Handling Possibly Contaminated Products
- Report any suspect commercial food products to your local health department. Or call the USDA Meat and Poultry Hotline (1-800-535-4555; TDD/TTY: 1-800-256-7072) for further instructions.
- If a suspect food is opened in your kitchen, thoroughly scrub the can opener or other utensils, containers, counters, etc., that might have contacted the food or its container. Discard any sponges or cloths used in the cleanup. Wash your hands thoroughly.
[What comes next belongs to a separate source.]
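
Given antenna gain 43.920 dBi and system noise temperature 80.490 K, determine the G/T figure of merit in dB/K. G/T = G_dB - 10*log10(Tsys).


G/T = 43.920 - 10*log10(80.490) = 43.920 - 19.05742 = 24.86 dB/K

24.86 dB/K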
Promptly launder any clothing that might have been splattered upon.
Botulism is a rare but serious paralytic illness caused by a nerve toxin. Symptoms of botulism include double vision, blurred vision, drooping eyelids, slurred speech, difficulty swallowing, dry mouth, and muscle weakness. The illness can cause paralysis, respiratory failure and death. Symptoms usually occur from 18 to 36 hours after eating contaminated food. Anyone concerned about an illness should contact a physician.